On se dit : c’est pour moi. Puis un peu pour les autres aussi.
Et puis on ne se dit plus rien.
On écrit. Ça s’écrit.
Besoin naturel.

Atelier sur l’enfance. F.B. dit :
« Il n’en faut pas beaucoup pour se perdre quand on est enfant. »
Je l’écris aussitôt : terreurs, perditions.
Mais aussi les cailloux, les fils, les arbres, les cabanes.
La route.

Sans les mots, que reste-t-il ?
L’effroi, la nuit, l’abrutissement.

Se perdre, c’était surtout oublier cet enfant-là.
Et puis un clou chasse l’autre.
Attention.

Les mots : amour, torture, fidélité, trahison.
Les articles : le, la, les.
Mon cerisier.
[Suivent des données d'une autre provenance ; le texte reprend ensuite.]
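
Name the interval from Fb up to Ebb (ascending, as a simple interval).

minor seventh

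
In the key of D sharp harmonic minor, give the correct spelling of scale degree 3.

The D# harmonic minor scale runs D# E# F# G# A# B C##.
Degree 3 is F#.

F#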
Ton abricotier. Leur poirier.
Leurs grillages.
Les genoux qu’on s’écorche.
Le vent, la pluie.

Un arbre, une haie, un jour.
Une maison. Un homme. Un chien. Un coup de feu.
Je. Tu. Il.
Nous. Vous. Ils.

Le pronom n’est pas un nom. Il ne l’a jamais été.

Se perdre dans les livres.
Se trouver autrement.
Peut-être.

*

Aujourd’hui : les impôts.
Un bâtiment en travaux. Une autre adresse.
Il y va. Il attend. Il se trompe. On le renvoie.
Ses épaules tombent. Mais il tient bon.
Et soudain, miracle : un fonctionnaire souriant.

Sortir. Sentir que quelque chose s’est réglée.
Alors qu’il y a une heure, on était au fond du trou.

*

Peinture l’après-midi. Tête farcie. Rien préparé.
Chercher le sens d’un exercice en le pratiquant.
Confus, mais ça travaille.

Une boîte à livres dans un coin.
Un Chamoiseau. *Texaco.*
Pas lu celui-là.
Je le prends.
Je devrai le remplacer après les vacances.
Boucher le trou.

sous-conversation

Il écrit. Mais pour quoi ? pour qui ?
Ça sort, comme ça. Naturel. Ou pas.
Ça serre un peu, là.
Comme s’il fallait se justifier d’écrire. Encore. Toujours.

L’enfance. Encore.
Se perdre… mais quoi, qui, exactement ?
S’éloigner. De quoi ? De qui ?
De cet enfant. Celui-là. Surtout celui-là.
Mais pas trop loin non plus. Sinon tout s’efface.

Il s’égare.
Dans les mots. Dans les arbres. Dans les pronoms.
“Je” flotte. “Tu” accuse. “Ils” menacent.

L’administration. Le labyrinthe. Le bon guichet.
Sourire ou mépris.
Il ne faut pas exploser. Il ne faut pas.

Et puis : un livre.
Texaco.
Une dette née d’un livre gratuit.
Le trou qu’on ne veut pas laisser.

Notes de travail

Le texte est un terrain. Une forêt mentale. Il y a là-dedans : un enfant effrayé, un homme fatigué, un écrivain débordé, un corps traversé par mille signaux. Et la tentative d’un fil. D’une ligne de fuite.

Ce qui m’intrigue, c’est l’usage de la perte comme stratégie. On ne cherche pas à se retrouver, mais à se perdre. Et dans cette perte, se sauver d’une autre menace, plus ancienne. Plus ancrée.

L’enfant revient. Mais jamais en face. Il rôde, flotte, s’infiltre dans les mots, les pronoms, les scènes d’école ou de forêt. Il ne veut pas être dit frontalement. Alors il devient grammaire.

L’administration arrive comme un bloc brutal de réel. Le cauchemar bureaucratique qui révèle le moi quotidien, l’homme lambda face à l’absurde. Mais ici, même ça, on le traverse. On en sort vivant.

Et puis, le retour au livre. À Chamoiseau. À la dette symbolique. Car même la gratuité devient source d’angoisse.

Le texte, au fond, parle de la charge de devoir vivre, penser, écrire, transmettre. Et du gouffre laissé si l’on échoue.
Il écrit pour ne pas tomber. Et dans le trou du don gratuit, il sent l’obligation d’un retour.
Même les livres libres ne le sont pas vraiment.